La caméra cherche le reflet de son caméraman dans une vitre mais Lars Von Trier nous avertit, Le Direktør n’est pas un film qui réfléchit ou invite à la réflexion. Selon son auteur, en voix off, il s’agit d’une comédie innocente, réalisée dans un seul but de divertissement, qui ne revendique aucune autre ambition, surtout pas artistique, et qui rejette toute intention manipulatrice. Précisions utiles venant de la bouche de Lars von Trier…

Tout se mélange soudain lorsque le concept du film est dévoilé. Lars Von Trier semble parler du film qu’il nous propose mais dévie en fait sur la narration en elle-même. Comme quoi le film est bien plus pensé qu’il n’en a l’air. Ainsi, Lars von Trier prétend avoir embauché un acteur au chômage car trop prétentieux pour le rôle principal de ce film. En fait Jens Albinus est un fidèle collaborateur du cinéaste avec qui il a déjà tourné, notamment, Les Idiots et Dancer in the Dark.

Mais parlons plus simplement de ce Direktør… Ravn a décidé de vendre sa petite entreprise informatique. La vente est promise à un acheteur islandais lequel souhaite rencontrer le ‘directeur’ avant de finaliser l’opération financière. Ravn engage donc un acteur mégalo et au chômage car, et c’est un problème, « le directeur de tout » n’existe pas…

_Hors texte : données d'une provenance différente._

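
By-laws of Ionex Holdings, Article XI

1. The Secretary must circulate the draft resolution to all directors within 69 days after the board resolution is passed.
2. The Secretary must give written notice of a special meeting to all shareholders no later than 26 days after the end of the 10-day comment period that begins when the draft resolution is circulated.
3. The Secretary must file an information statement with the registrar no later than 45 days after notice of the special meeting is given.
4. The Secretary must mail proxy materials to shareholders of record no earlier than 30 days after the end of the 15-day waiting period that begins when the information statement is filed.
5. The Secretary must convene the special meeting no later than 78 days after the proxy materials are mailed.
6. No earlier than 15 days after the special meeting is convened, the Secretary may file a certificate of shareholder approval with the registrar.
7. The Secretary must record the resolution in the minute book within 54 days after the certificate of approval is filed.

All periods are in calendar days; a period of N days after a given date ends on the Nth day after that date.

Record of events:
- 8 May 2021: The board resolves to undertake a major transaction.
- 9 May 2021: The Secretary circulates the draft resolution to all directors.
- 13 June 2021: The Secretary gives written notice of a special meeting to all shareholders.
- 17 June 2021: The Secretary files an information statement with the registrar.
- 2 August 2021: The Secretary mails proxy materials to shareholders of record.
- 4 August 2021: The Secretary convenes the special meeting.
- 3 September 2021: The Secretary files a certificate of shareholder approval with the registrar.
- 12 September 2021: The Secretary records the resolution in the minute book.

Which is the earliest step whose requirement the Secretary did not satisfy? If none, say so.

None — every step was satisfied

Step 1: 69 days after 8 May 2021 (when the board resolution is passed) is 16 July 2021; 9 May 2021 is within that limit.
Step 2: 26 days after 19 May 2021 (end of the 10-day comment period, which began when the draft resolution is circulated on 9 May 2021) is 14 June 2021; completed 13 June 2021, before the deadline.
Step 3: 45 days after 13 June 2021 (when notice of the special meeting is given) is 28 July 2021; completed 17 June 2021, before the deadline.
Step 4: the earliest permitted date is 30 days after 2 July 2021 (end of the 15-day waiting period, which began when the information statement is filed on 17 June 2021), i.e. 1 August 2021; done 2 August 2021, after the minimum wait.
Step 5: 78 days after 2 August 2021 (when the proxy materials are mailed) is 19 October 2021; 4 August 2021 is within that limit.
Step 6: the earliest permitted date is 15 days after 4 August 2021 (when the special meeting is convened), i.e. 19 August 2021; done 3 September 2021, after the minimum wait.
Step 7: 54 days after 3 September 2021 (when the certificate of approval is filed) is 27 October 2021; completed 12 September 2021, before the deadline.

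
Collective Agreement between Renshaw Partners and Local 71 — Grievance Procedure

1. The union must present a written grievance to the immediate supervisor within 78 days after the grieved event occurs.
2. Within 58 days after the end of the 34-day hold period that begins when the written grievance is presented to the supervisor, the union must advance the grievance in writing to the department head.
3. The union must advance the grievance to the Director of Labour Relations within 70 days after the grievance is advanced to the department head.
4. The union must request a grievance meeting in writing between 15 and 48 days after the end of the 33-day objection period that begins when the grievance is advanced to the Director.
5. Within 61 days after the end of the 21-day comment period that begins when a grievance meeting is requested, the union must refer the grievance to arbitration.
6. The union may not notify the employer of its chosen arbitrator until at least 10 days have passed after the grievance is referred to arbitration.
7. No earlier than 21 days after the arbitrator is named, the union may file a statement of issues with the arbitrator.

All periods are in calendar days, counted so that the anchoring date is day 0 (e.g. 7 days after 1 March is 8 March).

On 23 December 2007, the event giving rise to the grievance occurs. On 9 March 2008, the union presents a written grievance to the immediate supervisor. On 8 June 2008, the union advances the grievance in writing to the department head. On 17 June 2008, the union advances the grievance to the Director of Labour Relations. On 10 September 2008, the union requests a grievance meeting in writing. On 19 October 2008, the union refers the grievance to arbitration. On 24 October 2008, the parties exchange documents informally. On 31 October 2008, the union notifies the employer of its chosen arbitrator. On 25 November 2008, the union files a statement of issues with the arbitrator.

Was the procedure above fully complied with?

(1) due by 23 December 2007 + 78 days = 10 March 2008; 9 March 2008 is within that limit.
(2) due by 12 April 2008 + 58 days = 9 June 2008; 8 June 2008 is within that limit.
(3) due by 8 June 2008 + 70 days = 17 August 2008; done 17 June 2008 — timely.
(4) the permitted window runs from 20 July 2008 + 15 = 4 August 2008 to 20 July 2008 + 48 = 6 September 2008; 10 September 2008 is 4 days past the end of the window.
No need to go further; step 4 was not satisfied.

No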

Ce point de départ est ainsi le prétexte à moult quiproquos. C’est souvent drôle, toujours inattendus, et c’est surtout particulièrement jouissif. Tout est en fait dans la dérision et c’est en cela que le film est, aussi, très agaçant. Ainsi, quand Lars von Trier abandonne toute ambition artistique, cela donne un montage parfois haché, probablement le fait de raccords mal établis et, surtout, des cadrages hasardeux que même un amateur n’oserait sans doute pas. Si cela marche quand même, c’est simplement parce que ce chaos est parfaitement organisé. La dérision de Lars von Trier on la retrouve aussi dans cette petite réflexion présumée innocente, faite par l’un des personnages, sur le Dogme justeùent initié par von Trier en 1995. Tout tourne également autour de cette relation entre Danois et Islandais (l’Islande a été sous domination danoise pendant quatre siècles). Lars von Trier joue évidemment de la caricature mais ces petites querelles sont délicieuses de mesquineries réciproques.

Le Direktør est la récréation que Lars von Trier s’est autorisé avant, normalement, le troisième volet de sa trilogie américaine. Entre Dogville et Manderlay, il avait déjà livré un objet confidentiel mais passionnant, Five Obstructions, coréalisé avec Jorgen Leth.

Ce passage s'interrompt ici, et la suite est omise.